Kommentar

Quer zur Quote

Die PDS im nördlichsten Bundesland hat es schwer. Für die Landtagswahl im Februar zu kandidieren und eine Liste aufzustellen, wie am 31.10. bei der Landesversammlung in Kiel geschehen, bedeutet einen unerhörten Kraftakt. Vor diesem muss man angesichts der vielfachen Belastung der Kandidierenden wie des Landesvorstandes den Hut ziehen. Schließlich ermöglicht die PDS damit den seit dem 28.9.98 gefrusteten linken WählerInnen im Simonis-Land, die Rosa-Grün keine Stimme mehr geben können, eine Alternative zum Wahlboykott.

Dennoch, der Kraftakt forderte auch Opfer, die kritisch bedacht werden müssen. Die personelle Schwäche des Landesverbandes und seine geringe bis gänzlich fehlende Fähigkeit zur Bündnispoltik mit Organisationen wie etwa der DKP hatte zum Üblichen geführt - zu wenige kandidierende Frauen, um die im Statut der Partei festgeschriebene Quotierung einzuhalten. Was tun? Nun, wichtiger als statuarische Prinzipien scheint die Beteiligung an der Landtagswahl an sich zu sein. So wurde die Quotierung nach langer Diskussion aber doch kurzerhand per Geschäftsordnungsantrag auf Ende der Debatte außer Kraft gesetzt. Begründung erstens: Sonst kommen wir hier nicht zu Potte. Begründung zweitens: Wir brauchen 10 Leute auf der Liste, um die Belastungen des Wahlkampfes durchzustehen - drei kandidierende Frauen hätten allenfalls 6 Listenplätze ermöglicht. Begründung drittens: Der Landesvorstand gesteht larmoyant seine Versäumnisse um die Einbindung von Frauen und sieht es als "politische Aufgabe für die Zukunft", hier bessere Verhältnisse zu erringen.

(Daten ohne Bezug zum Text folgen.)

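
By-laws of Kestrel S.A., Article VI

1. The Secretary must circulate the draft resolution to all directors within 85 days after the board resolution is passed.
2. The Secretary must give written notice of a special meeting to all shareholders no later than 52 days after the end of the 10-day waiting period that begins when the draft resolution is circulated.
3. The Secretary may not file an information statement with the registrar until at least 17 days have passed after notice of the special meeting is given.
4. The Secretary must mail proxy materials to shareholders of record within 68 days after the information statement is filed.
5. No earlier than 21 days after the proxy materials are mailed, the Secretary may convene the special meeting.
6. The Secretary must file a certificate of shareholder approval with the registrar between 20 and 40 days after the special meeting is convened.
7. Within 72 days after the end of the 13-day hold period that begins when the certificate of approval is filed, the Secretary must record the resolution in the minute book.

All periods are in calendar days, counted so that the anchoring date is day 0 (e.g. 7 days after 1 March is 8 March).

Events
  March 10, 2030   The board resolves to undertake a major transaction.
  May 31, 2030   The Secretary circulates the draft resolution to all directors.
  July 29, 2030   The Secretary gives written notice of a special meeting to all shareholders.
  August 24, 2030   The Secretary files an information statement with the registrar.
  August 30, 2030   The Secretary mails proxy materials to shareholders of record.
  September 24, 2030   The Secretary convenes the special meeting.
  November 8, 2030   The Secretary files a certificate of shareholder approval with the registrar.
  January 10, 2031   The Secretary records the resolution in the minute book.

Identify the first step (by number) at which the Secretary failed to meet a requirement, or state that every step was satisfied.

Step 6

(1) due by March 10, 2030 + 85 days = June 3, 2030; completed May 31, 2030, before the deadline.
(2) due by June 10, 2030 + 52 days = August 1, 2030; completed July 29, 2030, before the deadline.
(3) permitted from July 29, 2030 + 17 days = August 15, 2030 onward; August 24, 2030 is on or after that date.
(4) due by August 24, 2030 + 68 days = October 31, 2030; completed August 30, 2030, before the deadline.
(5) permitted from August 30, 2030 + 21 days = September 20, 2030 onward; September 24, 2030 is on or after that date.
(6) the permitted window runs from September 24, 2030 + 20 = October 14, 2030 to September 24, 2030 + 40 = November 3, 2030; November 8, 2030 is 5 days past the end of the window.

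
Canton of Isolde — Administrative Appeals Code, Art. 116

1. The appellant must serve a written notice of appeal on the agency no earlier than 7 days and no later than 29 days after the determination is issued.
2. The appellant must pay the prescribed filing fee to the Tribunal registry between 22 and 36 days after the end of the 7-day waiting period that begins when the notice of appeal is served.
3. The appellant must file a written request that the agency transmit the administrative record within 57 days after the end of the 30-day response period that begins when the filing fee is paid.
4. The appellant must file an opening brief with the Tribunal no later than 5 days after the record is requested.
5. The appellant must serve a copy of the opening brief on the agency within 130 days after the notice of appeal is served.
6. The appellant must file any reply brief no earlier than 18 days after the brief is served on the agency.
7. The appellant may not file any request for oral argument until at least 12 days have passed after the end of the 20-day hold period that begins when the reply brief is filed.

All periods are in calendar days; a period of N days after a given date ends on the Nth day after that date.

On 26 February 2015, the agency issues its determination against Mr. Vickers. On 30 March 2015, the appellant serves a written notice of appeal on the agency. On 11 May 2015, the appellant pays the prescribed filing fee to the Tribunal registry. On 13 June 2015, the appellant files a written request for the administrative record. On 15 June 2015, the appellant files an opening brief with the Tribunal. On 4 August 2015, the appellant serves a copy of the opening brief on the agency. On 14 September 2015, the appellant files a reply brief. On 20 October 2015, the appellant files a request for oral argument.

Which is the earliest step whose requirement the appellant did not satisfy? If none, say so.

Step 1: the window is 7–29 days after 26 February 2015 (when the determination is issued), so 5 March 2015 through 27 March 2015; done 30 March 2015 — 3 days after the window closed.
No need to go further; step 1 was not satisfied.

Step 1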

Auf diese Zukunft dürfen wir - vor allem die Frauen - noch lange warten, solange Wahlen und ihr von den Herrschenden diktiertes Procedere zum Prinzip erhoben und die eigenen, dagegen gerichteten Prinzipien mal eben dafür geopfert werden.

Dabei ist es fast schon überflüssig zu erwähnen, dass die Wahlen zur Landesliste der Nord-PDS eher unter der Maßgabe der Befriedigung persönlicher Eitel- und Befindlichkeiten durchgeführt wurden als mit Bedacht auf die Repräsentation wichtiger politischer Gruppen. So findet sich an Platz 4 der Liste zwar ein Parteiloser aus der Friedensbewegung, dies aber auch mehr zufällig, weil der pensionierte Pastor Volker Bethke ein - im positiven Sinne - rhetorisches Talent ist. Die in der Disziplin des geschliffenen Wortes nicht so geübten zwei aktiven Gewerkschaftsvertreter wurden dagegen nicht mal "Anstands halber" auf hintere Listenplätze gewählt.

Was das für die PDS S.-H. bedeutet, nämlich das Vertun einer Chance, in den Gewerkschaften die wegen Sozialraubmord schon bröckelnde Vorherrschaft der SPD-Orientierung aufzubrechen, wurde nicht reflektiert. Wie auch, wenn die Prozente die Inhalte instrumentalisieren und wenn der Berliner Parteivorstand besonders zur Erringung der ersteren "professionelle Hilfe" aufdrängt. Wäre man missgünstig, würde man der PDS S.-H. angesichts dessen eine weitere lehrreiche Runde außerhalb des Parlaments wünschen - vor allem aber ein bisschen Nachhilfe von den Frauen.